Writing Method #6: Note Cards and Sticky Notes

Writing Method #6: Note Cards and Sticky Notes

     In the last entry in my series on writing methods, I discussed Outlining, which flowed well with my preferred Linear method.  I've never used note cards as a writing method in themselves. That is entirely because I have obsessive compulsive tendencies and my fear is that if I relied on note cards, I could lose them. In days gone by, note cards were the top writer's tool.  Before the advent of computers, note cards were a step above just keeping a simple writer's notebook, because unlike a notebook, they could be shifted and moved to rearrange scenes and there was always room to add new scenes just by shuffling a new card in.
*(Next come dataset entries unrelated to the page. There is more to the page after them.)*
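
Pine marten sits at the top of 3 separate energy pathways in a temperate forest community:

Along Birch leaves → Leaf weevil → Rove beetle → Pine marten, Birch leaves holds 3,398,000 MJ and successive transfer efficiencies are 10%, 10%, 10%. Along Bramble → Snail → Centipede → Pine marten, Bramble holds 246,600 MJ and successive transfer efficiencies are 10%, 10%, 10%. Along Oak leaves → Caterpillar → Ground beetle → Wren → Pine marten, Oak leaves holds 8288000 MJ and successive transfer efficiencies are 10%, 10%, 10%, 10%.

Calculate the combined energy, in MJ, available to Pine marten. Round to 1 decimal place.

Via Birch leaves: 3398000 × 0.1 × 0.1 × 0.1 = 3398 MJ
Via Bramble: 246600 × 0.1 × 0.1 × 0.1 = 246.6 MJ
Via Oak leaves: 8288000 × 0.1 × 0.1 × 0.1 × 0.1 = 828.8 MJ
Total at Pine marten: 3398 + 246.6 + 828.8 = 4473.4 MJ

4473.4 MJ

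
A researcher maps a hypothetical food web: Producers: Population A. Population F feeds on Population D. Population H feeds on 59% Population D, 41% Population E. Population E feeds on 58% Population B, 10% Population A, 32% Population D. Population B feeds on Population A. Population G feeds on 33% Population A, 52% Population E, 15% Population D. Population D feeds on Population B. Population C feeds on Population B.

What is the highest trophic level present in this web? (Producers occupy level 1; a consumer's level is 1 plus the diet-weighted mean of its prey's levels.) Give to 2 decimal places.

4.09

Population B: 1 + 1 = 2
Population C: 1 + 2 = 3
Population D: 1 + 2 = 3
Population E: 1 + (0.58×2 + 0.1×1 + 0.32×3) = 3.22
Population F: 1 + 3 = 4
Population G: 1 + (0.33×1 + 0.52×3.22 + 0.15×3) = 3.4544
Population H: 1 + (0.59×3 + 0.41×3.22) = 4.0902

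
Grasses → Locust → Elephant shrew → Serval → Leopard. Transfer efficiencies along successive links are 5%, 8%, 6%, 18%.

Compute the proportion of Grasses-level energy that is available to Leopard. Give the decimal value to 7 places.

Product of link efficiencies: 0.05 × 0.08 × 0.06 × 0.18 = 0.0000432

0.0000432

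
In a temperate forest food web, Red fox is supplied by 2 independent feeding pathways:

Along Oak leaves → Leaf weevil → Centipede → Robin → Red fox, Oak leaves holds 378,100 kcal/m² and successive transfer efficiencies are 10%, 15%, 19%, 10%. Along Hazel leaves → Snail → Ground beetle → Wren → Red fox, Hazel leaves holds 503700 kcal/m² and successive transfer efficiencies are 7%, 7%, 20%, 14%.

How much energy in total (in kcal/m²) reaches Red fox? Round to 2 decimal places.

176.87 kcal/m²

Via Oak leaves: 378100 × 0.1 × 0.15 × 0.19 × 0.1 = 107.7585 kcal/m²
Via Hazel leaves: 503700 × 0.07 × 0.07 × 0.2 × 0.14 = 69.10764 kcal/m²
Total at Red fox: 107.7585 + 69.10764 = 176.86614 kcal/m²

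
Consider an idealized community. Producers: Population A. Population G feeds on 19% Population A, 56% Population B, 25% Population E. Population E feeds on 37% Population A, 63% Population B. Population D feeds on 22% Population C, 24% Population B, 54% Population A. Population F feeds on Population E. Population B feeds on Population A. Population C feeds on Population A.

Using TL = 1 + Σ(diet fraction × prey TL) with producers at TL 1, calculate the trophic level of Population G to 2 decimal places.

2.97

Population B: 1 + 1 = 2
Population C: 1 + 1 = 2
Population D: 1 + (0.22×2 + 0.24×2 + 0.54×1) = 2.46
Population E: 1 + (0.37×1 + 0.63×2) = 2.63
Population F: 1 + 2.63 = 3.63
Population G: 1 + (0.19×1 + 0.56×2 + 0.25×2.63) = 2.9675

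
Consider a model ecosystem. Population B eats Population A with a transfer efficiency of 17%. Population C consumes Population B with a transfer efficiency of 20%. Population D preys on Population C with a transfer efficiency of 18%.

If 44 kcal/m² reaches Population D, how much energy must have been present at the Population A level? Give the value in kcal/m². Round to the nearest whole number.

Cumulative transfer efficiency: 0.17 × 0.2 × 0.18 = 0.00612
Population A energy = 44 / 0.00612 = 7190 kcal/m²

7190 kcal/m²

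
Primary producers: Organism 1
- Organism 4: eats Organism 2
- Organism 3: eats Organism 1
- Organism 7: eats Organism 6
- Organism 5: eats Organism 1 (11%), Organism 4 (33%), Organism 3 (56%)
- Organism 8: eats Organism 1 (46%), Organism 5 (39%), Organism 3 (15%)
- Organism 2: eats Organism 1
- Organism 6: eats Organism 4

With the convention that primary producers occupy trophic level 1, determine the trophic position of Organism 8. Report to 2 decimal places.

Organism 2: 1 + 1 = 2
Organism 3: 1 + 1 = 2
Organism 4: 1 + 2 = 3
Organism 5: 1 + (0.11×1 + 0.33×3 + 0.56×2) = 3.22
Organism 6: 1 + 3 = 4
Organism 7: 1 + 4 = 5
Organism 8: 1 + (0.46×1 + 0.39×3.22 + 0.15×2) = 3.0158

3.02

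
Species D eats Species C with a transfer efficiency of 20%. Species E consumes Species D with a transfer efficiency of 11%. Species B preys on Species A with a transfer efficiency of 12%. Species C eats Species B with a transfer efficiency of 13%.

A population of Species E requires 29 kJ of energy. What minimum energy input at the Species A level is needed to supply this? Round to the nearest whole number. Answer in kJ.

84499 kJ

Cumulative transfer efficiency: 0.12 × 0.13 × 0.2 × 0.11 = 0.0003432
Species A energy = 29 / 0.0003432 = 84499 kJ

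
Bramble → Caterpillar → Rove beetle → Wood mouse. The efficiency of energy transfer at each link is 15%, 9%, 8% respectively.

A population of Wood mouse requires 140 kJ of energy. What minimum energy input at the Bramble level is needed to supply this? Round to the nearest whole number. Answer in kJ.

129630 kJ

Cumulative transfer efficiency: 0.15 × 0.09 × 0.08 = 0.00108
Bramble energy = 140 / 0.00108 = 129630 kJ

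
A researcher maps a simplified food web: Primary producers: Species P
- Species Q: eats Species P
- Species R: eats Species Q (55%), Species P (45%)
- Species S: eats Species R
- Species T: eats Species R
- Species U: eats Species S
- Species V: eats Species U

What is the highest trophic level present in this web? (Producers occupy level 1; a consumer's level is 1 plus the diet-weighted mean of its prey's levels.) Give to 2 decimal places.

Species Q: 1 + 1 = 2
Species R: 1 + (0.55×2 + 0.45×1) = 2.55
Species S: 1 + 2.55 = 3.55
Species T: 1 + 2.55 = 3.55
Species U: 1 + 3.55 = 4.55
Species V: 1 + 4.55 = 5.55

5.55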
     I know of a few authors who have branched out from note cards to sticky notes. In this variation on the note card method, authors write out scenes and plot points on sticky notes and then arrange them on a larger surface, such as a wall, table top, or poster board, in a manner I refer to as story boarding. Since the sticky notes are, well, sticky, they stay in place and don't shift or blow around like a regular note card and they can be repositioned at will.

     What should be written on each note card or sticky note? Most writers who favor these methods use a new card for each main scene or plot point, much as someone using the Outline Method (  ) would use a new line for each new point.
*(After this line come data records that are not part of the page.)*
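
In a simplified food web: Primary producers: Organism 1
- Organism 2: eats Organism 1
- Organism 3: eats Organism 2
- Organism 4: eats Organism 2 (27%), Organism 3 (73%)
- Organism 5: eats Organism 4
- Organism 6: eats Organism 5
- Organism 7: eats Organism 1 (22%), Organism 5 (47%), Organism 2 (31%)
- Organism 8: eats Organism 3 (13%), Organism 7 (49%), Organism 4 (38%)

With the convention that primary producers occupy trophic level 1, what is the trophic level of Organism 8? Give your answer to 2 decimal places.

Organism 2: 1 + 1 = 2
Organism 3: 1 + 2 = 3
Organism 4: 1 + (0.27×2 + 0.73×3) = 3.73
Organism 5: 1 + 3.73 = 4.73
Organism 6: 1 + 4.73 = 5.73
Organism 7: 1 + (0.22×1 + 0.47×4.73 + 0.31×2) = 4.0631
Organism 8: 1 + (0.13×3 + 0.49×4.0631 + 0.38×3.73) = 4.798319

4.80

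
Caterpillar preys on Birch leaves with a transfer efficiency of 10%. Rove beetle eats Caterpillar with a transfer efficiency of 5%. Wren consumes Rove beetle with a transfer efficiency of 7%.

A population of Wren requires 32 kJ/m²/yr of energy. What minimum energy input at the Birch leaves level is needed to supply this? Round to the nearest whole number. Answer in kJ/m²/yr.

Cumulative transfer efficiency: 0.1 × 0.05 × 0.07 = 0.00035
Birch leaves energy = 32 / 0.00035 = 91429 kJ/m²/yr

91429 kJ/m²/yr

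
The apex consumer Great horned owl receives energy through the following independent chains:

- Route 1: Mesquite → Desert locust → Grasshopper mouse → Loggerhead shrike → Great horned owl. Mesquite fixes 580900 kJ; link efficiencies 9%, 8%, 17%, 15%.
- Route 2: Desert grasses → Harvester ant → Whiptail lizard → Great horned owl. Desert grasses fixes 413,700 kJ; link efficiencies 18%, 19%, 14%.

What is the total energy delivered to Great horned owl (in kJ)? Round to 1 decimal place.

2087.4 kJ

Route 1: 580900 × 0.09 × 0.08 × 0.17 × 0.15 = 106.65324 kJ
Route 2: 413700 × 0.18 × 0.19 × 0.14 = 1980.7956 kJ
Total at Great horned owl: 106.65324 + 1980.7956 = 2087.44884 kJ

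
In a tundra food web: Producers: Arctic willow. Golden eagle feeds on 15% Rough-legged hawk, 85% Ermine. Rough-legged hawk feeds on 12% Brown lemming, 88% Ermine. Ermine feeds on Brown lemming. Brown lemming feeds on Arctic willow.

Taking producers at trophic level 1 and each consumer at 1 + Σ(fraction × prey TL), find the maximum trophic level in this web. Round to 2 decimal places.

Brown lemming: 1 + 1 = 2
Ermine: 1 + 2 = 3
Rough-legged hawk: 1 + (0.12×2 + 0.88×3) = 3.88
Golden eagle: 1 + (0.15×3.88 + 0.85×3) = 4.132

4.13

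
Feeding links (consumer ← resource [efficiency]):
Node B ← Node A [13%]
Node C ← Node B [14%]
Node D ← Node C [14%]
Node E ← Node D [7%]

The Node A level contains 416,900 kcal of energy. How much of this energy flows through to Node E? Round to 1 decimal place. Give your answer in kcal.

74.4 kcal

Node B: 416900 × 0.13 = 54197 kcal
Node C: 54197 × 0.14 = 7587.58 kcal
Node D: 7587.58 × 0.14 = 1062.2612 kcal
Node E: 1062.2612 × 0.07 = 74.358284 kcal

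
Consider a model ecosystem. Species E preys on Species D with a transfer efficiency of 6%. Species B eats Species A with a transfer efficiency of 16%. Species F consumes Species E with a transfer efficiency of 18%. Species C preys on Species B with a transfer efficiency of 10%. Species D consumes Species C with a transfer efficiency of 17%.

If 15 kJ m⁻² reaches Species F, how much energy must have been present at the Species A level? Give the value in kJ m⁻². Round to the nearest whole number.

510621 kJ m⁻²

Cumulative transfer efficiency: 0.16 × 0.1 × 0.17 × 0.06 × 0.18 = 0.000029376
Species A energy = 15 / 0.000029376 = 510621 kJ m⁻²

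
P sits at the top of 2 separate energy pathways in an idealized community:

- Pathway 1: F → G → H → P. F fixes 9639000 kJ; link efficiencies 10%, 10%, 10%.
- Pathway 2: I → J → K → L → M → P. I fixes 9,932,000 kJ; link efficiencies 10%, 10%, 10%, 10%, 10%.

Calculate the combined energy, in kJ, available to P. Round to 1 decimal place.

Pathway 1: 9639000 × 0.1 × 0.1 × 0.1 = 9639 kJ
Pathway 2: 9932000 × 0.1 × 0.1 × 0.1 × 0.1 × 0.1 = 99.32 kJ
Total at P: 9639 + 99.32 = 9738.32 kJ

9738.3 kJ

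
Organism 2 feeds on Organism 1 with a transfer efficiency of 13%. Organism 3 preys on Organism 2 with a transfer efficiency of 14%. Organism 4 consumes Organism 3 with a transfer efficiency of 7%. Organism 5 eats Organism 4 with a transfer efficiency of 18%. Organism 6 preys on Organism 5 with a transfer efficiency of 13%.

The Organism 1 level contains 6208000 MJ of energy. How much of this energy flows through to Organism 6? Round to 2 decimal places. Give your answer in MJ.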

     1.  Start with a note card for each chapter idea;
     2.  Add in a new note card for each scene within the chapter;
     3.  Give each character his or her own note card, when introduced for the first time;
     4.  Flag pivotal plot points or surprises by adding a star or sticker to certain note cards.

     Since I'm always thinking of ways to organize things even further, I would suggest that someone interested in using note cards to plan a novel, consider keeping them in a slotted photo album (you know, one of those with the little sleeves, two or three to a page, for the insertion of photographs) where they are easy to see and easy to move around, but not as easy to misplace. 

     On a plus side, note cards are easy to carry, easy to organize, and easy to discard, if necessary. My issue with this method is the transitional nature of it. I don't like so many moving parts that I can so easily misplace. Technology has been so nice as to find a solution for that, however.  There are several types of software on the market that create virtual note card systems for writers. Scrivener is one I've used personally as a software and, while it has a note card feature, I didn't find it as interactive as I would have thought was ideal. Others out there that I have not tried include: Mindola's Supernotecard, Text Block Writer, and Writer's Block. There is a lot I can say about name originality here but I'll let that one go. There is also a lot more I can say about novel writing software pros and cons, but I will leave that for another post in another series.

     Do you use note cards or sticky notes?  How do they work for you?